Preamble: I am working on a project to restore truecrypt container. It was cut to more than 3M small files in most likely random order and the goal is to find either the beginning or the ending of the container containing the encryption keys.
To do so I’ve written a small ruby script that starts many truecrypt processes concurrently attempting to mount the main or restore the backup headers. Interaction with truecrypt occures through spawned PTYs:
PTY.spawn(@cmd) do |stdout, stdin, pid|
@spawn = {stdout: stdout, stdin: stdin, pid: pid}
if test_type == :forward
process_truecrypt_forward
else
process_truecrypt_backward
end
stdin.puts
pty_expect('Incorrect password')
Process.kill('INT', pid)
stdin.close
stdout.close
Process.wait(pid)
end
This all works fine and successfully finds required pieces of a test container. To speed things up (and I need to proccess over 3M pieces) I've first used Ruby MRI multithreading and after reading about problems with it switched to concurent-ruby.
My implementation is pretty straightforward:
log 'Starting DB test'
concurrent_db = Concurrent::Array.new(@db)
futures = []
progress_bar = initialize_progress_bar('Running DB test', concurrent_db.size)
MAXIMUM_FUTURES.times do
log "Started new future, total #{futures.size} futures"
futures << Concurrent::Future.execute do
my_piece = nil
run = 1
until concurrent_db.empty?
my_piece = concurrent_db.slice!(0, SLICE_PER_FUTURE)
break unless my_piece
log "Run #{run}, sliced #{my_piece.size} pieces, #{concurrent_db.size} left"
my_piece.each {|a| run_single_test(a)}
progress_bar.progress += my_piece.size
run += 1
end
log 'Future finished'
end
end
Than I rented a large AWS Instance with 74 CPU cores and thought: "now I gonna proccess it fast". But the problem is, that no matter how many futures/threads (and I mean 20 or 1000) I launch simultaneously I am not reaching over ~50 checks/second.
When I launch 1000 threads the CPU load keeps at 100% only for 20-30 minutes and than goes down till it reaches somewhat of 15% and it stays so. Graph of typical CPU load within such a run. Disk load is not an issue, I am hitting 3MiB/s at maximum, using Amazon EBS storage.
What am I missing? Why can't I utilize 100% cpu and achieve better perfomance?
It's hard to say why exactly you aren't seeing the benefits of multithreading. But here's my guess.
Let's say you have a really intensive Ruby method that takes 10 seconds to run called do_work
. And, even worse, you need to run this method 100 times. Rather than wait 1000 seconds, you might try to multithread it. That could divide the work among your CPU cores, halving or maybe even quartering the runtime:
Array.new(100) { Thread.new { do_work } }.each(&:join)
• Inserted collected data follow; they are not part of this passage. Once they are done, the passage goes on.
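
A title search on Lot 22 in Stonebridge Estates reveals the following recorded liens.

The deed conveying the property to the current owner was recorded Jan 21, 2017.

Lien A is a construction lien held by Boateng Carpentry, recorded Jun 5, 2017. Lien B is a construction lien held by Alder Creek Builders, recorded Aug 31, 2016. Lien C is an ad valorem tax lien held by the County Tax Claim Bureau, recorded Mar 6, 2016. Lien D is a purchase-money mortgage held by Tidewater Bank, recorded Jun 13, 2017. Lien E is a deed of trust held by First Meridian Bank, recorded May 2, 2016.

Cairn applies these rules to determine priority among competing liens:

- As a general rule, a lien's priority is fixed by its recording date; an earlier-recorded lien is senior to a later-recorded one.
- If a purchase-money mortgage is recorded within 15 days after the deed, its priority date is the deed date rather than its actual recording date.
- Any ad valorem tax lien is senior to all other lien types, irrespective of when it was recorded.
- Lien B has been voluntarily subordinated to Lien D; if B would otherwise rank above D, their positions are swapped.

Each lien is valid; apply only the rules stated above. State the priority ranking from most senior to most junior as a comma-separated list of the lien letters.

Effective dates: D missed the 15-day window (143 days after the deed), so its recording date stands.
C is an ad valorem tax lien, so it outranks all other liens regardless of date.
Ordering the rest by effective date: E (May 2, 2016), B (Aug 31, 2016), A (Jun 5, 2017), D (Jun 13, 2017).
Because B would otherwise rank above D, the subordination swaps them.

C, E, D, A, B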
But no, this is probably still going to take 1000 seconds to finish. Why?
Consider this example:
thread1 = Thread.new { class Foo; end; Foo.new }
thread2 = Thread.new { class Foo; end; Foo.new }
Creating a class in Ruby does a lot of stuff under the hood, for example it has to create an actual class object and assign that object's pointer to a global constant (in some order). What happens if thread1 registers that global constant, gets half way through creating the actual class object and then thread2 starts running, says "Oh, Foo
already exists. Let's go ahead and run Foo.new
". What happens since the class hasn't been fully defined? Or what if both thread1 and thread2 create a new class object and then both try to register their class as Foo
? Which one wins? What about the class object that was created and now doesn't get registered?
The official Ruby solution for this is simple: don't actually run this code in parallel. Instead, there is one single, massive mutex called "the global VM lock" that protects anything that modifies the Ruby VM's state (such as making a class). So while the two threads above may be interleaved in various ways, it's impossible for the VM to end up in an invalid state because each VM operation is essentially atomic.
This takes about 6 seconds to run on my laptop:
def do_work
Array.new(100000000) { |i| i * i }
end
This takes about 18 seconds, obviously
3.times { do_work }
But, this also takes about 18, because the GVL prevents the threads from actually running in parallel
Array.new(3) { Thread.new { do_work } }.each(&:join)
This also takes 6 seconds to run
def do_work2
sleep 6
end
But now this also takes about 6 seconds to run:
Array.new(3) { Thread.new { do_work2 } }.each(&:join)
Why? If you dig through the Ruby source code, you find that sleep
ultimately calls the C function native_sleep
and in there we see
GVL_UNLOCK_BEGIN(th);
{
//...
}
GVL_UNLOCK_END(th);
The Ruby devs know that sleep
doesn't affect the VM state, so they explicitly unlocked the GVL to allow it to run in parallel. It can be tricky to figure out exactly what locks/unlocks the GVL and when you're going to see the performance benefit of it.
My guess is that something in your code is hitting the GVL so while some parts of your threads are running in parallel (generally any subprocess/PTY stuff does), there's still contention between them in the Ruby VM causing some parts to serialize.
Your best bet with getting truly parallel Ruby code is to simplify it to something like this:
Array.new(x) { Thread.new { do_work } }
where you're sure that do_work
is something simple that definitely unlocks the GVL, such as spawning a subprocess. You could try moving your Truecrypt code into a little shell script so that Ruby doesn't have to interact with it anymore once it gets going.
I recommend starting with a little benchmark that just starts a few subprocesses, and make sure that they are actually running in parallel by comparing the time to running them serially.